Communication de crise: vers une jurisprudence Pépy?
Rares sont les événements qui imposent aux organisations une véritable "communication de crise" ; terme galvaudé ces dernières années et qui devrait en réalité être réservé aux situations de catastrophes. Contrairement aux idées reçues, au cours des dernières années ces situations extrêmes peuvent se compter sur les doigts d'une main en France : AZF, vol AF447, Fukushima, etc. A ce titre, le drame du 12 juillet de Bretigny démontre l'avancée faite par les entreprises et les dirigeants dans la compréhension des attentes de l'opinion publique lors des catastrophes.

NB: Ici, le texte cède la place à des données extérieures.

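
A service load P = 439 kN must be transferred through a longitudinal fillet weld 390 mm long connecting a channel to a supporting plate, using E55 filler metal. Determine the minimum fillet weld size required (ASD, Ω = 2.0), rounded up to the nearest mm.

E55XX → F_EXX = 550 MPa.
Total weld length L = 390 mm.
Required throat t_e = P × Ω / (0.6 F_EXX × L) = 439 × 2.0 / (0.6 × 550 × 390 × 10⁻³) = 6.822 mm.
Required leg w = t_e / 0.707 = 9.649 mm → use 10 mm.

w = 10 mm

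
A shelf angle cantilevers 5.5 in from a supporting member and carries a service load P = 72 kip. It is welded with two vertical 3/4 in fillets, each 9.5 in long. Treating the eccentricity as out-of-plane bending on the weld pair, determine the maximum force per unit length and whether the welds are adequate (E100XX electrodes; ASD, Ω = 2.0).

f_max ≈ 13.7 kip/in; adequate

E100XX → F_EXX = 100 ksi.
L_w = 2 × 9.5 = 19 in; section modulus (unit throat) S = 2 × L²/6 = 30.08 in².
Direct shear f_v = P/L_w = 72/19 = 3.789 kip/in.
Moment M = P × e = 72 × 5.5 = 396 kip·in; bending f_b = M/S = 13.16 kip/in.
f_max = √(f_v² + f_b²) = √(3.789² + 13.16²) = 13.7 kip/in.
r_n/Ω = (1/2.0) × 0.6 × 100 × (0.707 × 0.75) = 15.91 kip/in → adequate.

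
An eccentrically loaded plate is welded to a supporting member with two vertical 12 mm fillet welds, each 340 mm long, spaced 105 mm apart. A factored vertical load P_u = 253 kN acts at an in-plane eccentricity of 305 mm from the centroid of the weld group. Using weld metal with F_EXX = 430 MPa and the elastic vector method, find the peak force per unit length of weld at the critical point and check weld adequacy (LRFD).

Total weld length L_w = 680 mm. Treat welds as unit-width lines.
Polar moment about centroid: J = 2[d³/12 + d(b/2)²] = 2[340³/12 + 340×52.5²] = 8425000 mm³.
Direct shear f_v = P/L_w = 253×10³ / 680 = 372.1 N/mm (vertical).
Torsion M = P·e = 253×10³ × 305 = 77165000 N·mm.
Critical point at (x, y) = (52.5, 170) from centroid. f_tx = M·y/J = 1557 N/mm; f_ty = M·x/J = 480.9 N/mm.
Resultant f_max = √[f_tx² + (f_v + f_ty)²] = √[1557² + (372.1 + 480.9)²] = 1775 N/mm.
Capacity per unit length: φr_n = 0.75 × 0.6 × 430 × (0.707 × 12) = 1642 N/mm.
1775 > 1642 → NOT adequate.

f_max ≈ 1780 N/mm; NOT adequate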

Elle marque aussi une nouvelle étape, une jurisprudence, un jalon à appliquer désormais systématiquement lors des catastrophes, mais aussi aux cas de "communication sensible" : ces petits aléas de la vie d'une organisation tels que retraits de produits, plans de licenciements, problèmes industriels ou autre viande de cheval.

Concrètement, cette jurisprudence s'équilibre autour d'une trinité rigoureuse :
  • Transparence
  • Empathie
  • Mobilisation.
En effet, tous ces codes de la communication de crise étaient mis en application par Guillaume Pepy, le soir même de la catastrophe.

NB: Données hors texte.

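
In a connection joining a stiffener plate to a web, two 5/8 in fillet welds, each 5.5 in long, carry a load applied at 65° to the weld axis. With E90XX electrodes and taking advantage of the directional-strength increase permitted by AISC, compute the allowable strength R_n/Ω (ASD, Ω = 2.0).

E90XX → F_EXX = 90 ksi.
t_e = 0.707 × 0.625 = 0.4419 in; A_we = 0.4419 × 11 = 4.861 in².
Directional factor: 1.0 + 0.5 sin^1.5(65°) = 1.431.
F_nw = 0.6 × 90 × 1.431 = 77.3 ksi.
R_n/Ω = (77.3 × 4.861) / 2.0 = 187.9 kips.

R_n/Ω ≈ 188 kips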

Transparence parce que le président de la SNCF était sur place, en personne, 15 mn après l'accident ; il pouvait alors incarner l'entreprise et positionnait le débat.
Empathie parce que Guillaume Pépy ne cherchait pas à dissimuler son émotion ou à minimiser le bilan humain ; les images de cette émotion vraie, à mille lieux du "larme checking", ont fait le tour des chaines de télévision et ont facilité la diffusion des messages de l'entreprise.

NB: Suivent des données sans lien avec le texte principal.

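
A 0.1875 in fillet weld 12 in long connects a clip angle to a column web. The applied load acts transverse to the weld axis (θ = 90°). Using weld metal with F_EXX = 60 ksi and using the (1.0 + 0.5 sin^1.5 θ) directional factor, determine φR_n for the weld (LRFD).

t_e = 0.707 × 0.1875 = 0.1326 in; A_we = 0.1326 × 12 = 1.591 in².
Directional factor: 1.0 + 0.5 sin^1.5(90°) = 1.5.
F_nw = 0.6 × 60 × 1.5 = 54 ksi.
φR_n = 0.75 × 54 × 1.591 = 64.43 kip.

φR_n ≈ 64.4 kip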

Et Mobilisation, enfin, de l'ensemble du personnel de la SNCF pour apporter immédiatement secours, information et réassurance à tous les publics concernés : victimes, familles, usagers, pouvoirs publics, internautes, téléspectateurs, auditeurs, lecteurs... une attitude proactive, positive, qui a permis à la SNCF, incarnée par son président, d'apparaître responsable et en "ordre de bataille". Le président de la SNCF a réussi à faire passer quelques messages très forts : "La SNCF se considère comme responsable de la vie de ses clients" ou rendant hommage à ses employés cheminots "qui ont permis d'arrêter le train".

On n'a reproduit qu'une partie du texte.